There is no question that in order to have success in racing, a team needs to have both a great driver and a great crew chief.  We are witnessing one such pair right now with Jimmie Johnson and Chad Knaus.  Apart, they are both good enough that they would probably still have success, but together they are seemingly unstoppable.  There is no question that the really great drivers are able to do more with less, and there are instances of great crew chiefs making okay drivers look great.  But for a team to be considered elite, they need to have both.  So my question to you is, what is harder to find, a great driver or a great crew chief?
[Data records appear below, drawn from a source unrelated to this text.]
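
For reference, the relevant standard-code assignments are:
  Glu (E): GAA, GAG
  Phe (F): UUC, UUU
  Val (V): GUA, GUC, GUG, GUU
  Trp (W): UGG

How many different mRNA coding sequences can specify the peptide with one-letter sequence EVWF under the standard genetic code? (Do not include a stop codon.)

Glu: 2 codons.
Val: 4 codons.
Trp: 1 codon.
Phe: 2 codons.
2 × 4 × 1 × 2 = 16.

16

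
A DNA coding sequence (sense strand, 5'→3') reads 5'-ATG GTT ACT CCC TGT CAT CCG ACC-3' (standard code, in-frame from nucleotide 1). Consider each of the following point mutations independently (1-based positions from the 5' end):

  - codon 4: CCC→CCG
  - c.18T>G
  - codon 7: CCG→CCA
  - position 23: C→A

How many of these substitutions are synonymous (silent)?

Codon 4: CCC (Pro) → CCG (Pro) — synonymous.
Codon 6: CAT (His) → CAG (Gln) — missense.
Codon 7: CCG (Pro) → CCA (Pro) — synonymous.
Codon 8: ACC (Thr) → AAC (Asn) — missense.
Synonymous: 2 of 4.

2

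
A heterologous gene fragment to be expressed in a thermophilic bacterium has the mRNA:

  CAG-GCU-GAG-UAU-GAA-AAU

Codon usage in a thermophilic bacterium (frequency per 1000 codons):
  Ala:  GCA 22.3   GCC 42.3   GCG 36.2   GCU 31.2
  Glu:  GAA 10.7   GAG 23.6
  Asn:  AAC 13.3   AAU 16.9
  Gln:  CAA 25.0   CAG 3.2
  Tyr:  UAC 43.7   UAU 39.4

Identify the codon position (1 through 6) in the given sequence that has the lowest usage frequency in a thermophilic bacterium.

1

Codon 1 CAG (Gln): 3.2 per 1000.
Codon 2 GCU (Ala): 31.2 per 1000.
Codon 3 GAG (Glu): 23.6 per 1000.
Codon 4 UAU (Tyr): 39.4 per 1000.
Codon 5 GAA (Glu): 10.7 per 1000.
Codon 6 AAU (Asn): 16.9 per 1000.
Lowest frequency is 3.2 at codon 1.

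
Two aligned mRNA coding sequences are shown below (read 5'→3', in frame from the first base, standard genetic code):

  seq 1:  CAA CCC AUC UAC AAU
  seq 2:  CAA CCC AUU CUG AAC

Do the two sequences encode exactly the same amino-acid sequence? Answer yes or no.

Codon 1: CAA Gln / CAA Gln — identical.
Codon 2: CCC Pro / CCC Pro — identical.
Codon 3: AUC Ile / AUU Ile — synonymous.
Codon 4: UAC Tyr / CUG Leu — nonsynonymous.
Codon 5: AAU Asn / AAC Asn — synonymous.
Nonsynonymous differences: 1 → different protein.

no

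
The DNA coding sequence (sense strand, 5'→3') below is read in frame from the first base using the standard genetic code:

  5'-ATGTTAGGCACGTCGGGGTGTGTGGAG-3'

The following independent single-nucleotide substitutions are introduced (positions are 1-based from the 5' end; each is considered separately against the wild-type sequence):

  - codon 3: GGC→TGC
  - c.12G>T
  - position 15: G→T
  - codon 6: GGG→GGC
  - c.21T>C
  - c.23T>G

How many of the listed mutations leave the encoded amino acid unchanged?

4

Codon 3: GGC (Gly) → TGC (Cys) — missense.
Codon 4: ACG (Thr) → ACT (Thr) — synonymous.
Codon 5: TCG (Ser) → TCT (Ser) — synonymous.
Codon 6: GGG (Gly) → GGC (Gly) — synonymous.
Codon 7: TGT (Cys) → TGC (Cys) — synonymous.
Codon 8: GTG (Val) → GGG (Gly) — missense.
Synonymous: 4 of 6.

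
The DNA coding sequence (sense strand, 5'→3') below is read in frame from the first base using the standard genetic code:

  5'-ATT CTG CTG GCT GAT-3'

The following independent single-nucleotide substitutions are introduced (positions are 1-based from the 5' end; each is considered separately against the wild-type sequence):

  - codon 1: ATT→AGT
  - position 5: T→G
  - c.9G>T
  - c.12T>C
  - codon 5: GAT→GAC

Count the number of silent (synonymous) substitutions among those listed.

3

Codon 1: ATT (Ile) → AGT (Ser) — missense.
Codon 2: CTG (Leu) → CGG (Arg) — missense.
Codon 3: CTG (Leu) → CTT (Leu) — synonymous.
Codon 4: GCT (Ala) → GCC (Ala) — synonymous.
Codon 5: GAT (Asp) → GAC (Asp) — synonymous.
Synonymous: 3 of 5.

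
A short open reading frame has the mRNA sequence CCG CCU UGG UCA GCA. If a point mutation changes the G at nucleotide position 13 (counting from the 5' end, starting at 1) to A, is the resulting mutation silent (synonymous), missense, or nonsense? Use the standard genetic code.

missense

Position 13 falls in codon 5: GCA → Ala.
After the substitution the codon is ACA → Thr.
Ala ≠ Thr, so this is a missense mutation.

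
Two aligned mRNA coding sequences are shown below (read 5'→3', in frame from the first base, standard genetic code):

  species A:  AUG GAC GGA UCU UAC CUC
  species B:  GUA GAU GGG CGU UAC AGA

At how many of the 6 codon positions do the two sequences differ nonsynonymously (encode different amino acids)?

3

Codon 1: AUG Met / GUA Val — nonsynonymous.
Codon 2: GAC Asp / GAU Asp — synonymous.
Codon 3: GGA Gly / GGG Gly — synonymous.
Codon 4: UCU Ser / CGU Arg — nonsynonymous.
Codon 5: UAC Tyr / UAC Tyr — identical.
Codon 6: CUC Leu / AGA Arg — nonsynonymous.
Nonsynonymous differences: 3.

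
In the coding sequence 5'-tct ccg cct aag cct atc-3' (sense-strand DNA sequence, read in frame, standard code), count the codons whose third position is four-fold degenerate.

4

Codon 1 TCT (Ser): third position 4-fold.
Codon 2 CCG (Pro): third position 4-fold.
Codon 3 CCT (Pro): third position 4-fold.
Codon 4 AAG (Lys): third position 2-fold.
Codon 5 CCT (Pro): third position 4-fold.
Codon 6 ATC (Ile): third position 3-fold.
Four-fold degenerate third positions: 4.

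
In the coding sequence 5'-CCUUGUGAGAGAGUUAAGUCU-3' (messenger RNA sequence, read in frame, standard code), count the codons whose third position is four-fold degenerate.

Codon 1 CCU (Pro): third position 4-fold.
Codon 2 UGU (Cys): third position 2-fold.
Codon 3 GAG (Glu): third position 2-fold.
Codon 4 AGA (Arg): third position 2-fold.
Codon 5 GUU (Val): third position 4-fold.
Codon 6 AAG (Lys): third position 2-fold.
Codon 7 UCU (Ser): third position 4-fold.
Four-fold degenerate third positions: 3.

3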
The success of NASCAR over the last few decades has ensured that there is no shortage of talent coming up on America’s race tracks.  Kids are getting into racing at younger ages, and parents are leveraging their own assets to help fund their kids’ dreams.  The days of drivers making it to the big leagues on talent alone are probably over, which makes finding the cream of the crop very difficult.  Now, unless a driver is bringing funding to the table, most owners won’t even bother.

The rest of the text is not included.